Emotki, emoji, minki - kto ustala, jakie obrazki będziemy do siebie wysyłać?
Unicode Consortium. Czy to nie ci geniusze, którzy zastąpili ikonkę pistoletu, pistoletem na wodę, bo "propagowała przemoc", czy jakiś inny nonsens?
Moje używanie emotek ogranicza się do 5 albo 6 i są to jeszcze w formie tekstowej a nie te krinczowate obrazkowe
Zaznaczę że mam 24 lata więc do boomera mi daleko
Najlepsze emoty były w gadu-gadu w nakładce gg3d.

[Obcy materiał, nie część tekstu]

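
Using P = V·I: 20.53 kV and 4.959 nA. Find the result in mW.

20.53e3 × 4.959e-9 = 101.80827e-6 W

0.10180827 mW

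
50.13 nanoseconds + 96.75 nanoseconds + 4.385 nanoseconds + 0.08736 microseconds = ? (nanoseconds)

In nanoseconds:
  50.13 nanoseconds → 50.13
  96.75 nanoseconds → 96.75
  4.385 nanoseconds → 4.385
  0.08736 microseconds = 0.08736 × 10^3 nanoseconds = 87.36
Sum: 50.13 + 96.75 + 4.385 + 87.36 = 238.625

238.625 nanoseconds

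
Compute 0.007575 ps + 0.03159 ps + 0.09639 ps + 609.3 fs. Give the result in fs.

744.855 fs

In fs:
  0.007575 ps = 0.007575 × 10³ fs = 7.575
  0.03159 ps = 0.03159 × 10³ fs = 31.59
  0.09639 ps = 0.09639 × 10³ fs = 96.39
  609.3 fs → 609.3
Sum: 7.575 + 31.59 + 96.39 + 609.3 = 744.855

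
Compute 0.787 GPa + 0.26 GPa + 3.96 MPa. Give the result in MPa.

In MPa:
  0.787 GPa = 0.787e3 MPa = 787
  0.26 GPa = 0.26e3 MPa = 260
  3.96 MPa → 3.96
Sum: 787 + 260 + 3.96 = 1050.96

1050.96 MPa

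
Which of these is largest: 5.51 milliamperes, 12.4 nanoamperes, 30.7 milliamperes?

5.51 milliamperes = 0.00551 amperes
12.4 nanoamperes = 0.0000000124 amperes
30.7 milliamperes = 0.0307 amperes

30.7 milliamperes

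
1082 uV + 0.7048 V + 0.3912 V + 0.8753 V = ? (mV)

In mV:
  1082 uV = 1082e-3 mV = 1.082
  0.7048 V = 0.7048e3 mV = 704.8
  0.3912 V = 0.3912e3 mV = 391.2
  0.8753 V = 0.8753e3 mV = 875.3
Sum: 1.082 + 704.8 + 391.2 + 875.3 = 1972.382

1972.382 mV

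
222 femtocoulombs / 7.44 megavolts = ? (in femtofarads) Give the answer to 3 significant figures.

(222 × 10^-15) / (7.44 × 10^6) = 29.839 × 10^-21 F

0.0000298 femtofarads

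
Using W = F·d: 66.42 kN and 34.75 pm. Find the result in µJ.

66.42e3 × 34.75e-12 = 2308.095e-9 J

2.308095 µJ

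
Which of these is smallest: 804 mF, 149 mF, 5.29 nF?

804 mF = 0.804 F
149 mF = 0.149 F
5.29 nF = 0.00000000529 F

5.29 nF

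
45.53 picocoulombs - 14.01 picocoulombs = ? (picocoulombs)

In picocoulombs:
  45.53 picocoulombs → 45.53
  14.01 picocoulombs → 14.01
Difference: 45.53 - 14.01 = 31.52

31.52 picocoulombs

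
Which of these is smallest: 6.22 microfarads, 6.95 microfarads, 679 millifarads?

6.22 microfarads = 0.00000622 farads
6.95 microfarads = 0.00000695 farads
679 millifarads = 0.679 farads

6.22 microfarads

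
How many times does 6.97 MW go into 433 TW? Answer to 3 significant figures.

(433e12) / (6.97e6) = 62.12e6

62100000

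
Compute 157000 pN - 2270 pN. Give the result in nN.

In nN:
  157000 pN = 157000e-3 nN = 157
  2270 pN = 2270e-3 nN = 2.27
Difference: 157 - 2.27 = 154.73

154.73 nN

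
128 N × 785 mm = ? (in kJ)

128 × 785 × 10^-3 = 100480 × 10^-3 J

0.10048 kJ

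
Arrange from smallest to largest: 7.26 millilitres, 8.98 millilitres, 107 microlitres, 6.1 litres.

7.26 millilitres = 0.00726 litres
8.98 millilitres = 0.00898 litres
107 microlitres = 0.000107 litres
6.1 litres = 6.1 litres

107 microlitres < 7.26 millilitres < 8.98 millilitres < 6.1 litres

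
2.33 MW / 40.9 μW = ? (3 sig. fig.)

(2.33e6) / (40.9e-6) = 0.05697e12

57000000000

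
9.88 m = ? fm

(no prefix) = 10⁰, femto = 10⁻¹⁵; factor is 10¹⁵.
9.88 × 10¹⁵ = 9880000000000000

9880000000000000 fm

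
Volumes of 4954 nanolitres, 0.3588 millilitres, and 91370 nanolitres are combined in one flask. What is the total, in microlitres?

455.124 microlitres

In microlitres:
  4954 nanolitres = 4954 × 10⁻³ microlitres = 4.954
  0.3588 millilitres = 0.3588 × 10³ microlitres = 358.8
  91370 nanolitres = 91370 × 10⁻³ microlitres = 91.37
Sum: 4.954 + 358.8 + 91.37 = 455.124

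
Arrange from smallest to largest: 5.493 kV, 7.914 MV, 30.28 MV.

5.493 kV < 7.914 MV < 30.28 MV

5.493 kV = 5493 V
7.914 MV = 7914000 V
30.28 MV = 30280000 V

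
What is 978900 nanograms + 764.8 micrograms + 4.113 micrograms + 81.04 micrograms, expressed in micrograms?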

Później stały się za bardzo infantylne.
Najlepsze są najprostsze emoji.
A najbardziej kontrowersyjna jest różnica między ALT+1 i ALT+2 w starym ASCI.
gadu gadu to byl szajs łacznie z tymi emotkami.
Najpierw to trzeba by umieć pisać, by coś komuś zarzucać.
Potwornie nie lubię stylu większości obecnych emotek, a jeszcze bardziej nie lubię, jak po wpisaniu gdzieś chociażby :) zmieniają mi to na emotkę i muszę rozdzielać ją spacją. Discord Bogu dzięki ma opcję wyłączenia tego nieszczęsnego "ułatwienia", tylko absurd jest taki, że akurat ich Emoji mi się podobają. Co prawda wciąż nie używam minek i większości innych, ale nie mogę przyznać że są brzydkie.
Mam nadzieję że nie istnieje komunikator lub jakikolwiek inny program, który by zamieniał xD w jakąś buzię smiechu.
Pisz jak w krajach z cyrylicą* "))"
*Nie wiem, czy wszędzie, ale w rosyjskiej i ukraińskiej części Internetu się pojawia.
Co do reszty:
Jak uważam, że dobre emoji w dobrym miejscu nie jest złe (nawet potrafi przynajmniej w minimalnym stopniu imitować emocje kiedy to ważne), tak muszę się zgodzić, że większość nowych mi nie pasuje.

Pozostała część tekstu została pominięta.